Inclusion financière : enjeux pour les banques centrales*

L'accès à des instruments financiers adaptés permet aux populations pauvres ou défavorisées d'investir dans des actifs matériels et dans l'éducation, ce qui contribue à la croissance et à la réduction des inégalités de revenu. La généralisation de l'accès à des services financiers à l'échelle mondiale est donc une évolution positive.

L'inclusion financière n'est pas sans incidence sur les politiques de stabilité monétaire et financière, au cœur de l'activité des banques centrales. Aaron Mehrotra et James Yetman (BRI) considèrent que l'inclusion financière peut accroître l'efficacité des instruments fondés sur le taux d'intérêt et aider les banques centrales à maintenir la stabilité des prix. Elle peut aussi avoir des conséquences sur la stabilité financière. En effet, une base de dépôts plus large et des portefeuilles de prêts plus diversifiés pourraient renforcer la stabilité financière. Toutefois, l'élargissement de l'accès aux services financiers pourrait augmenter les risques financiers s'il résulte d'une croissance rapide du crédit ou de l'expansion de pans relativement peu règlementés du système financier.

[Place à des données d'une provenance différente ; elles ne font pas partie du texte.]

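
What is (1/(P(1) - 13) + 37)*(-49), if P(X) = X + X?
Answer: -19894/11 ≈ -1808.5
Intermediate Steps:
P(X) = 2*X
(1/(P(1) - 13) + 37)*(-49) = (1/(2*1 - 13) + 37)*(-49) = (1/(2 - 13) + 37)*(-49) = (1/(-11) + 37)*(-49) = (-1/11 + 37)*(-49) = (406/11)*(-49) = -19894/11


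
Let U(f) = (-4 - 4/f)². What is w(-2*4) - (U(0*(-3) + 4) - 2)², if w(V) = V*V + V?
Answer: -473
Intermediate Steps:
w(V) = V + V² (w(V) = V² + V = V + V²)
w(-2*4) - (U(0*(-3) + 4) - 2)² = (-2*4)*(1 - 2*4) - (16*(1 + (0*(-3) + 4))²/(0*(-3) + 4)² - 2)² = -8*(1 - 8) - (16*(1 + (0 + 4))²/(0 + 4)² - 2)² = -8*(-7) - (16*(1 + 4)²/4² - 2)² = 56 - (16*(1/16)*5² - 2)² = 56 - (16*(1/16)*25 - 2)² = 56 - (25 - 2)² = 56 - 1*23² = 56 - 1*529 = 56 - 529 = -473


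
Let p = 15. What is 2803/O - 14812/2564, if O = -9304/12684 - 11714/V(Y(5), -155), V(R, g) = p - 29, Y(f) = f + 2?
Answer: -4118855552/1699223695 ≈ -2.4240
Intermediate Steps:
Y(f) = 2 + f
V(R, g) = -14 (V(R, g) = 15 - 29 = -14)
O = 2650895/3171 (O = -9304/12684 - 11714/(-14) = -9304*1/12684 - 11714*(-1/14) = -2326/3171 + 5857/7 = 2650895/3171 ≈ 835.98)
2803/O - 14812/2564 = 2803/(2650895/3171) - 14812/2564 = 2803*(3171/2650895) - 14812*1/2564 = 8888313/2650895 - 3703/641 = -4118855552/1699223695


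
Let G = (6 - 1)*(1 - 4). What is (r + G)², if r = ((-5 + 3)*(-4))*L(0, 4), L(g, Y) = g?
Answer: 225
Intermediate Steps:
G = -15 (G = 5*(-3) = -15)
r = 0 (r = ((-5 + 3)*(-4))*0 = -2*(-4)*0 = 8*0 = 0)
(r + G)² = (0 - 15)² = (-15)² = 225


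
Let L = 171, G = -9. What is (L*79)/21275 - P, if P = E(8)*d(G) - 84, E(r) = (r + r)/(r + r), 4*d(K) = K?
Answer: 7393911/85100 ≈ 86.885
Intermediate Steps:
d(K) = K/4
E(r) = 1 (E(r) = (2*r)/((2*r)) = (2*r)*(1/(2*r)) = 1)
P = -345/4 (P = 1*((¼)*(-9)) - 84 = 1*(-9/4) - 84 = -9/4 - 84 = -345/4 ≈ -86.250)
(L*79)/21275 - P = (171*79)/21275 - 1*(-345/4) = 13509*(1/21275) + 345/4 = 13509/21275 + 345/4 = 7393911/85100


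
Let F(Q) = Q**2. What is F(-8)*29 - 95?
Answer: 1761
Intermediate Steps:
F(-8)*29 - 95 = (-8)**2*29 - 95 = 64*29 - 95 = 1856 - 95 = 1761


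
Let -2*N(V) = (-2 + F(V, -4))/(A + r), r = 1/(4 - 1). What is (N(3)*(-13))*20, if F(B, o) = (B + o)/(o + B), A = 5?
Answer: -195/8 ≈ -24.375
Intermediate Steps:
F(B, o) = 1 (F(B, o) = (B + o)/(B + o) = 1)
r = ⅓ (r = 1/3 = ⅓ ≈ 0.33333)
N(V) = 3/32 (N(V) = -(-2 + 1)/(2*(5 + ⅓)) = -(-1)/(2*16/3) = -(-1)*3/(2*16) = -½*(-3/16) = 3/32)
(N(3)*(-13))*20 = ((3/32)*(-13))*20 = -39/32*20 = -195/8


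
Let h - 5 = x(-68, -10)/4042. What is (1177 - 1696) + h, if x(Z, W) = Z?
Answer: -1038828/2021 ≈ -514.02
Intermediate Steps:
h = 10071/2021 (h = 5 - 68/4042 = 5 - 68*1/4042 = 5 - 34/2021 = 10071/2021 ≈ 4.9832)
(1177 - 1696) + h = (1177 - 1696) + 10071/2021 = -519 + 10071/2021 = -1038828/2021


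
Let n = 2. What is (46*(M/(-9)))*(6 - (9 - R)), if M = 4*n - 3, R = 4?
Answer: -230/9 ≈ -25.556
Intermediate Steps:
M = 5 (M = 4*2 - 3 = 8 - 3 = 5)
(46*(M/(-9)))*(6 - (9 - R)) = (46*(5/(-9)))*(6 - (9 - 1*4)) = (46*(5*(-1/9)))*(6 - (9 - 4)) = (46*(-5/9))*(6 - 1*5) = -230*(6 - 5)/9 = -230/9*1 = -230/9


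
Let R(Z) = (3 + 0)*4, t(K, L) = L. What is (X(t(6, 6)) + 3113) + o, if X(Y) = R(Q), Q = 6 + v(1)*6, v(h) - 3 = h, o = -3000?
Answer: 125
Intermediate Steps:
v(h) = 3 + h
Q = 30 (Q = 6 + (3 + 1)*6 = 6 + 4*6 = 6 + 24 = 30)
R(Z) = 12 (R(Z) = 3*4 = 12)
X(Y) = 12
(X(t(6, 6)) + 3113) + o = (12 + 3113) - 3000 = 3125 - 3000 = 125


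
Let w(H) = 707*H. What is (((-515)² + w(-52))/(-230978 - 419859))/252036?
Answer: -228461/164034354132 ≈ -1.3928e-6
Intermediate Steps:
(((-515)² + w(-52))/(-230978 - 419859))/252036 = (((-515)² + 707*(-52))/(-230978 - 419859))/252036 = ((265225 - 36764)/(-650837))*(1/252036) = (228461*(-1/650837))*(1/252036) = -228461/650837*1/252036 = -228461/164034354132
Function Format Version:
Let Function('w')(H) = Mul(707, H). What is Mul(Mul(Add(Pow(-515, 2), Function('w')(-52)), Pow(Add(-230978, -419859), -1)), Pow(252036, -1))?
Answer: Rational(-228461, 164034354132) ≈ -1.3928e-6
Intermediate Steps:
Mul(Mul(Add(Pow(-515, 2), Function('w')(-52)), Pow(Add(-230978, -419859), -1)), Pow(252036, -1)) = Mul(Mul(Add(Pow(-515, 2), Mul(707, -52)), Pow(Add(-230978, -419859), -1)), Pow(252036, -1)) = Mul(Mul(Add(265225, -36764), Pow(-650837, -1)), Rational(1, 252036)) = Mul(Mul(228461, Rational(-1, 650837)), Rational(1, 252036)) = Mul(Rational(-228461, 650837), Rational(1, 252036)) = Rational(-228461, 164034354132)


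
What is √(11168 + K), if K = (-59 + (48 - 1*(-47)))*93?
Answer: 2*√3629 ≈ 120.48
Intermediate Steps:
K = 3348 (K = (-59 + (48 + 47))*93 = (-59 + 95)*93 = 36*93 = 3348)
√(11168 + K) = √(11168 + 3348) = √14516 = 2*√3629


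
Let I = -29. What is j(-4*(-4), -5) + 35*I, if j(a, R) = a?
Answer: -999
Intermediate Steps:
j(-4*(-4), -5) + 35*I = -4*(-4) + 35*(-29) = 16 - 1015 = -999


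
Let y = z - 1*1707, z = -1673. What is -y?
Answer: 3380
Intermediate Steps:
y = -3380 (y = -1673 - 1*1707 = -1673 - 1707 = -3380)
-y = -1*(-3380) = 3380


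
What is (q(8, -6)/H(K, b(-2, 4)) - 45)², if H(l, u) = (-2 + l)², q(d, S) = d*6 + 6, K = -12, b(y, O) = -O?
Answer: 19210689/9604 ≈ 2000.3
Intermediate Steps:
q(d, S) = 6 + 6*d (q(d, S) = 6*d + 6 = 6 + 6*d)
(q(8, -6)/H(K, b(-2, 4)) - 45)² = ((6 + 6*8)/((-2 - 12)²) - 45)² = ((6 + 48)/((-14)²) - 45)² = (54/196 - 45)² = (54*(1/196) - 45)² = (27/98 - 45)² = (-4383/98)² = 19210689/9604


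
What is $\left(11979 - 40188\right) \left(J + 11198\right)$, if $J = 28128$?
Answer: $-1109347134$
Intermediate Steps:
$\left(11979 - 40188\right) \left(J + 11198\right) = \left(11979 - 40188\right) \left(28128 + 11198\right) = \left(-28209\right) 39326 = -1109347134$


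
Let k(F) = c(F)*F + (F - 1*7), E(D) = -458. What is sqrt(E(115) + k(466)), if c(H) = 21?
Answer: sqrt(9787) ≈ 98.929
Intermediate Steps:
k(F) = -7 + 22*F (k(F) = 21*F + (F - 1*7) = 21*F + (F - 7) = 21*F + (-7 + F) = -7 + 22*F)
sqrt(E(115) + k(466)) = sqrt(-458 + (-7 + 22*466)) = sqrt(-458 + (-7 + 10252)) = sqrt(-458 + 10245) = sqrt(9787)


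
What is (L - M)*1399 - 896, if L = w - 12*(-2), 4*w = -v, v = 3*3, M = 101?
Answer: -447067/4 ≈ -1.1177e+5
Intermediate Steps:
v = 9
w = -9/4 (w = (-1*9)/4 = (¼)*(-9) = -9/4 ≈ -2.2500)
L = 87/4 (L = -9/4 - 12*(-2) = -9/4 + 24 = 87/4 ≈ 21.750)
(L - M)*1399 - 896 = (87/4 - 1*101)*1399 - 896 = (87/4 - 101)*1399 - 896 = -317/4*1399 - 896 = -443483/4 - 896 = -447067/4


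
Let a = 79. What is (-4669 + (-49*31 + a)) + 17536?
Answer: 11427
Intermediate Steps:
(-4669 + (-49*31 + a)) + 17536 = (-4669 + (-49*31 + 79)) + 17536 = (-4669 + (-1519 + 79)) + 17536 = (-4669 - 1440) + 17536 = -6109 + 17536 = 11427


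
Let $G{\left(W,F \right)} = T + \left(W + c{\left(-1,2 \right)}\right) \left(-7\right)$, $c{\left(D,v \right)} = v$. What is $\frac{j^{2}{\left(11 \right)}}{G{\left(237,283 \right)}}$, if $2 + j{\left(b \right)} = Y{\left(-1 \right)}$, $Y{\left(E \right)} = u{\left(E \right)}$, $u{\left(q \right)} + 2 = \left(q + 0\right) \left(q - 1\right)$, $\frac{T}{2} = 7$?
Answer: $- \frac{4}{1659} \approx -0.0024111$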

Liquidité de marché et tenue de marché : changements de tendance observés sur le segment des instruments à revenu fixe*

Les récents épisodes de volatilité nous rappellent que la liquidité des marchés financiers peut rapidement s'évaporer. L'annonce de la réduction progressive des achats d'actifs de la Fed en 2013 (taper tantrum) a montré que les tensions sur la liquidité peuvent se propager rapidement entre segments de marché. Sur les marchés de la dette souveraine et, dans une plus large mesure, des obligations d'entreprise, la liquidité dépend, en grande partie, de la capacité des opérateurs spécialisés, teneurs de marchés, de répondre aux déséquilibres temporaires de l'offre et de la demande comme acheteurs ou comme vendeurs. Après la crise, plusieurs évolutions donnent à penser que les teneurs de marché ont commencé à changer leurs modèles économiques.

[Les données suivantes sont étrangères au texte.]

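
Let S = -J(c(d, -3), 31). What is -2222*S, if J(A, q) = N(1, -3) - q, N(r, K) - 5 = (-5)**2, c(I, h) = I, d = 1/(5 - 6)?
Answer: -2222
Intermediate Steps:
d = -1 (d = 1/(-1) = -1)
N(r, K) = 30 (N(r, K) = 5 + (-5)**2 = 5 + 25 = 30)
J(A, q) = 30 - q
S = 1 (S = -(30 - 1*31) = -(30 - 31) = -1*(-1) = 1)
-2222*S = -2222*1 = -2222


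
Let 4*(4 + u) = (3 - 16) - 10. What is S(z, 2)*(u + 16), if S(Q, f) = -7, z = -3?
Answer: -175/4 ≈ -43.750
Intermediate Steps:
u = -39/4 (u = -4 + ((3 - 16) - 10)/4 = -4 + (-13 - 10)/4 = -4 + (¼)*(-23) = -4 - 23/4 = -39/4 ≈ -9.7500)
S(z, 2)*(u + 16) = -7*(-39/4 + 16) = -7*25/4 = -175/4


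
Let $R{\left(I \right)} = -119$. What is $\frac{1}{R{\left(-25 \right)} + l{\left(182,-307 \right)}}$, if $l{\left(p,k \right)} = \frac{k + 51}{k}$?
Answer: $- \frac{307}{36277} \approx -0.0084627$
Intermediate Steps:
$l{\left(p,k \right)} = \frac{51 + k}{k}$
$\frac{1}{R{\left(-25 \right)} + l{\left(182,-307 \right)}} = \frac{1}{-119 + \frac{51 - 307}{-307}} = \frac{1}{-119 - - \frac{256}{307}} = \frac{1}{-119 + \frac{256}{307}} = \frac{1}{- \frac{36277}{307}} = - \frac{307}{36277}$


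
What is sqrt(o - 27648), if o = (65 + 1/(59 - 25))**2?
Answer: 3*I*sqrt(3008063)/34 ≈ 153.03*I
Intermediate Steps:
o = 4888521/1156 (o = (65 + 1/34)**2 = (2211/34)**2 = 4888521/1156 ≈ 4228.8)
sqrt(o - 27648) = sqrt(4888521/1156 - 27648) = sqrt(-27072567/1156) = 3*I*sqrt(3008063)/34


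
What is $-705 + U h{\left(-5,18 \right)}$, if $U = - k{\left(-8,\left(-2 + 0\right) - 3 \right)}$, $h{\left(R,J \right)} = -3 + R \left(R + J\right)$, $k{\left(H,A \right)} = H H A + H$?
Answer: $-23009$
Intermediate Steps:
$k{\left(H,A \right)} = H + A H^{2}$ ($k{\left(H,A \right)} = H^{2} A + H = A H^{2} + H = H + A H^{2}$)
$h{\left(R,J \right)} = -3 + R \left(J + R\right)$
$U = 328$ ($U = - \left(-8\right) \left(1 + \left(\left(-2 + 0\right) - 3\right) \left(-8\right)\right) = - \left(-8\right) \left(1 + \left(-2 - 3\right) \left(-8\right)\right) = - \left(-8\right) \left(1 - -40\right) = - \left(-8\right) \left(1 + 40\right) = - \left(-8\right) 41 = \left(-1\right) \left(-328\right) = 328$)
$-705 + U h{\left(-5,18 \right)} = -705 + 328 \left(-3 + \left(-5\right)^{2} + 18 \left(-5\right)\right) = -705 + 328 \left(-3 + 25 - 90\right) = -705 + 328 \left(-68\right) = -705 - 22304 = -23009$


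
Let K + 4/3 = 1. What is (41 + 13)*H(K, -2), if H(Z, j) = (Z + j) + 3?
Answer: 36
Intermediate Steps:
K = -1/3 (K = -4/3 + 1 = -1/3 ≈ -0.33333)
H(Z, j) = 3 + Z + j
(41 + 13)*H(K, -2) = (41 + 13)*(3 - 1/3 - 2) = 54*(2/3) = 36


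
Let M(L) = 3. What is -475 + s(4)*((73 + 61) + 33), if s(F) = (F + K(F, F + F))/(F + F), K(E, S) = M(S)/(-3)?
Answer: -3299/8 ≈ -412.38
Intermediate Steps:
K(E, S) = -1 (K(E, S) = 3/(-3) = 3*(-⅓) = -1)
s(F) = (-1 + F)/(2*F) (s(F) = (F - 1)/(F + F) = (-1 + F)/((2*F)) = (-1 + F)*(1/(2*F)) = (-1 + F)/(2*F))
-475 + s(4)*((73 + 61) + 33) = -475 + ((½)*(-1 + 4)/4)*((73 + 61) + 33) = -475 + ((½)*(¼)*3)*(134 + 33) = -475 + (3/8)*167 = -475 + 501/8 = -3299/8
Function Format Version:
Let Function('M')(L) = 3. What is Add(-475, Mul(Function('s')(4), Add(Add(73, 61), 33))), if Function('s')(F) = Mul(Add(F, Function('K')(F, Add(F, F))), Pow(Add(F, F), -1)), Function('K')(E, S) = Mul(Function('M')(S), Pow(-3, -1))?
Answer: Rational(-3299, 8) ≈ -412.38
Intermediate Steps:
Function('K')(E, S) = -1 (Function('K')(E, S) = Mul(3, Pow(-3, -1)) = Mul(3, Rational(-1, 3)) = -1)
Function('s')(F) = Mul(Rational(1, 2), Pow(F, -1), Add(-1, F)) (Function('s')(F) = Mul(Add(F, -1), Pow(Add(F, F), -1)) = Mul(Add(-1, F), Pow(Mul(2, F), -1)) = Mul(Add(-1, F), Mul(Rational(1, 2), Pow(F, -1))) = Mul(Rational(1, 2), Pow(F, -1), Add(-1, F)))
Add(-475, Mul(Function('s')(4), Add(Add(73, 61), 33))) = Add(-475, Mul(Mul(Rational(1, 2), Pow(4, -1), Add(-1, 4)), Add(Add(73, 61), 33))) = Add(-475, Mul(Mul(Rational(1, 2), Rational(1, 4), 3), Add(134, 33))) = Add(-475, Mul(Rational(3, 8), 167)) = Add(-475, Rational(501, 8)) = Rational(-3299, 8)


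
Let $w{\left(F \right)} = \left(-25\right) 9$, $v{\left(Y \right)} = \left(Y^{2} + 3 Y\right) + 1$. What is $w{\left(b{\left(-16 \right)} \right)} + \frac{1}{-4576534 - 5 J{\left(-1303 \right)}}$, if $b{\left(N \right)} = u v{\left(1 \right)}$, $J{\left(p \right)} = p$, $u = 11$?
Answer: $- \frac{1028254276}{4570019} \approx -225.0$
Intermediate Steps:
$v{\left(Y \right)} = 1 + Y^{2} + 3 Y$
$b{\left(N \right)} = 55$ ($b{\left(N \right)} = 11 \left(1 + 1^{2} + 3 \cdot 1\right) = 11 \left(1 + 1 + 3\right) = 11 \cdot 5 = 55$)
$w{\left(F \right)} = -225$
$w{\left(b{\left(-16 \right)} \right)} + \frac{1}{-4576534 - 5 J{\left(-1303 \right)}} = -225 + \frac{1}{-4576534 - -6515} = -225 + \frac{1}{-4576534 + 6515} = -225 + \frac{1}{-4570019} = -225 - \frac{1}{4570019} = - \frac{1028254276}{4570019}$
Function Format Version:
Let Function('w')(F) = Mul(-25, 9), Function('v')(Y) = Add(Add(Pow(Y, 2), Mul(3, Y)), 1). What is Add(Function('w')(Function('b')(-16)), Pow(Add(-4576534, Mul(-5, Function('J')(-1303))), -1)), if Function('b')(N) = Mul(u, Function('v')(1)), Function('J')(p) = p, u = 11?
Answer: Rational(-1028254276, 4570019) ≈ -225.00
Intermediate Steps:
Function('v')(Y) = Add(1, Pow(Y, 2), Mul(3, Y))
Function('b')(N) = 55 (Function('b')(N) = Mul(11, Add(1, Pow(1, 2), Mul(3, 1))) = Mul(11, Add(1, 1, 3)) = Mul(11, 5) = 55)
Function('w')(F) = -225
Add(Function('w')(Function('b')(-16)), Pow(Add(-4576534, Mul(-5, Function('J')(-1303))), -1)) = Add(-225, Pow(Add(-4576534, Mul(-5, -1303)), -1)) = Add(-225, Pow(Add(-4576534, 6515), -1)) = Add(-225, Pow(-4570019, -1)) = Add(-225, Rational(-1, 4570019)) = Rational(-1028254276, 4570019)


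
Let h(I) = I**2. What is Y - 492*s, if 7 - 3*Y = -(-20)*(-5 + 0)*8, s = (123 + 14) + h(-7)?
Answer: -91243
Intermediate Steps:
s = 186 (s = (123 + 14) + (-7)**2 = 137 + 49 = 186)
Y = 269 (Y = 7/3 - (-(-20)*(-5 + 0))*8/3 = 7/3 - (-(-20)*(-5))*8/3 = 7/3 - (-4*25)*8/3 = 7/3 - (-100)*8/3 = 7/3 - 1/3*(-800) = 7/3 + 800/3 = 269)
Y - 492*s = 269 - 492*186 = 269 - 91512 = -91243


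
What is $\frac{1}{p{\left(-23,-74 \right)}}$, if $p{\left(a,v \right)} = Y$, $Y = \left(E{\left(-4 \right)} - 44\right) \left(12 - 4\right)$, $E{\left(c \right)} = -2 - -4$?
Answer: $- \frac{1}{336} \approx -0.0029762$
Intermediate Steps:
$E{\left(c \right)} = 2$ ($E{\left(c \right)} = -2 + 4 = 2$)
$Y = -336$ ($Y = \left(2 - 44\right) \left(12 - 4\right) = \left(-42\right) 8 = -336$)
$p{\left(a,v \right)} = -336$
$\frac{1}{p{\left(-23,-74 \right)}} = \frac{1}{-336} = - \frac{1}{336}$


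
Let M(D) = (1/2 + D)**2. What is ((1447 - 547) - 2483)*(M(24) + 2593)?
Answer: -20219659/4 ≈ -5.0549e+6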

S'appuyant sur un rapport récent du Comité sur le système financier mondial, Ingo Fender et Ulf Lewrick (BRI) s'intéressent aux signes d'une divergence des conditions de liquidité sur différents marchés d'instruments à revenu fixe. Selon leur étude, l'activité des teneurs de marché tend à se concentrer sur les titres les plus liquides, au détriment d'autres titres. Les marchés pourraient devenir plus sensibles à de brusques variations, en particulier dans l'environnement actuel marqué par la faiblesse des taux d'intérêt. Les auteurs indiquent plusieurs mesures à même de faire mieux concorder la tarification des services de tenue de marché avec les coûts et les risques réels. Pour certains marchés, les primes rémunérant l'apport de liquidité au marché devront gagner en réalisme.


* Les opinions exprimées sont celles des auteurs et ne reflètent pas nécessairement le point de vue de la BRI.